Pemerintah kolonial yakin bahwa penanganan resesi ekonomi yang mengakibatkan pengangguran besar-besaran. Bagi pemerintah, situasi ini tidak boleh dimanfaatkan begitu saja oleh para aktivis pergerakan. Mereka sadar bahwa masalah pengangguran yang akut tidak bisa diselesaikan dengan cara-cara represif.
Akhirnya, Hari Sepakbola dicanangkan pada pertengahan 1932. Sepakbola menjadi alat “transaksi politik” kolonial. Ini adalah salah satu wujud kepemimpinan transaksional.
Pencanangan Hari Sepakbola dilakukan secara meriah oleh Gubernur Jenderal de Jonge yang terkenal arogan itu. Dilihat dari sejarahnya yang dimanfaatkan para aktivis pergerakan sebagai sarana komunikasi dan koordinasi, sepakbola dianggap “terlalu empuk” jika harus menjadi wahana perlawanan. Alih-alih bersikap represif, sepakbola justru digunakan dengan sehalus mungkin untuk meminimalisir potensi pemberontakan dari kaum “pengangguran dan gelandangan” (baca, kaum pergerakan).
Rugbi dan Perjuangan Kesetaraan di Afrika Selatan
Lain hal dengan de Jonge, lain hal pula dengan Nelson Mandela.

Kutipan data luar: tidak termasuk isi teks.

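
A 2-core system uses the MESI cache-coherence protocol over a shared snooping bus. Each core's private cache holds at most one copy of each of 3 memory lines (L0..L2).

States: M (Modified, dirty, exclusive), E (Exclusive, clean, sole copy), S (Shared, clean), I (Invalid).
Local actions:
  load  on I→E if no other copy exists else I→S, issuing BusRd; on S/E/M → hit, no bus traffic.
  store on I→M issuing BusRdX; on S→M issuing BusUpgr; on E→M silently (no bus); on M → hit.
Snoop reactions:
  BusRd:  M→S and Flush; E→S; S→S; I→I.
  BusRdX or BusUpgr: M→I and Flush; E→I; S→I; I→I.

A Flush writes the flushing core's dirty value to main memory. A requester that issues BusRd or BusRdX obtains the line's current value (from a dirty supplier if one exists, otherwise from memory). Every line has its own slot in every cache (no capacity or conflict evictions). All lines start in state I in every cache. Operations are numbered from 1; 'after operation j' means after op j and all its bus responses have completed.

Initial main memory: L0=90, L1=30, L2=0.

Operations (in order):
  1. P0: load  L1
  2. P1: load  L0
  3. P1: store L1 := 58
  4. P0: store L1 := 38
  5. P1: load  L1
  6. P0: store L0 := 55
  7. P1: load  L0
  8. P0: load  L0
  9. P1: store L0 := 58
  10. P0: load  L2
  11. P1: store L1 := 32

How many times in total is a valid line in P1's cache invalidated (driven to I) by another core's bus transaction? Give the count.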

Tokoh pelabrak politik apartheid ini begitu harum namanya jika kita berbicara tentang kesetaraan hak kulit hitam dan kulit putih. Selain sepak terjangnya sebagai pengacara kondang yang membela hak orang-orang kulit hitam, ia pun aktif di Kongres Nasional Afrika atau ANC yang galak menyuarakan kesetaraan hak kulit hitam.
Setelah ANC dilarang oleh otoritas negara kala itu, Nelson Mandela melakukan perlawanan bersenjata dalam gerakan bawah tanah, dengan menyerang pusat-pusat industri. Tahun 1964, jajaran pimpinan gerakan bawah tanah ditangkap. Termasuk di antaranya, Nelson Mandela dan Walter Sisulu yang dikenai hukuman seumur hidup. Di pengadilan, Mandela menekankan ia bersedia mati untuk visinya.
Usai menghabiskan 27 tahun di penjara, pada 11 Februari 1990, Nelson Mandela resmi menghirup udara bebas. Tidak lama kemudian, pada 1991, ia diangkat jadi orang nomor satu di Partai Kongres Nasional Afrika (ANC). Dua tahun selepas terpilih, Mandela, bersama Presiden Afrika Selatan (Afsel) saat itu, F.W. de Klerk, mengumumkan bahwa ANC dan Partai Nasional sepakat untuk membentuk pemerintahan transisi. (John Carlin, 2008).
Kendati demikian, jalan untuk menciptakan kehidupan yang adil bagi masyarakat Afrika Selatan masih jauh terlaksana. Politik apartheid boleh dihapuskan, tetapi Afrika Selatan tetap tersegregasi secara kultural berdasarkan warna kulit. Mandela memperoleh banyak tekanan. Ia masih dianggap “teroris” oleh orang-orang kulit putih Afrika Selatan karena pernah menjadi panglima tertinggi organisasi sayap militer ANC.
Dari dua narasi cerita atas kita bisa melihat secara kontekstual pebedaan antara kepemimpina transaksional dengan kepemimpinan transformasional. De Jonge yang begitu kentara memainkan konsep kepemimpinan transaksional, sementara cerita tentang Mandela merujuk pada konsep kepemimpinan transformasional.
Kepemimpinan transaksional dilandasi oleh pertukaran kepentingan antara pemimpin dengan yang terpimpin demi tercapainya tujuan, sementara kepemimpinan transformasional digagas oleh tujuan bersama yang kuat dengan dorongan perubahan sosial yang kuat. Menurut Ndraha (2003), kita tidak harus saklek dengan salah satu konsep saja. Pemakaian gaya kepemimpinan yang variatif dapat membuat kebijakan yang efektif di segala situasi.
Unsur-unsur yang dimiliki pemimpin: kekuasaan; kewibawaan; popularitas; dan pengikut sangat bergantung pada struktur dan adat kebudayaan masing-masing masyarakat. Kepemimpinan pemerintahan, menurut Ndraha (2003), wajib menyediakan produk jasa publik dan komitmen pada tujuannya terhadap sipil. Menjaring kualitas manusia guna menyelaraskan tujuan antara pemerintahan dan sipil menjadi salah satu penentu keberhasilan pemerintahan. Dan kebijakan yang efektif termasuk salah satu parameter yang krusial dalam menunjang kinerja pemerintahan.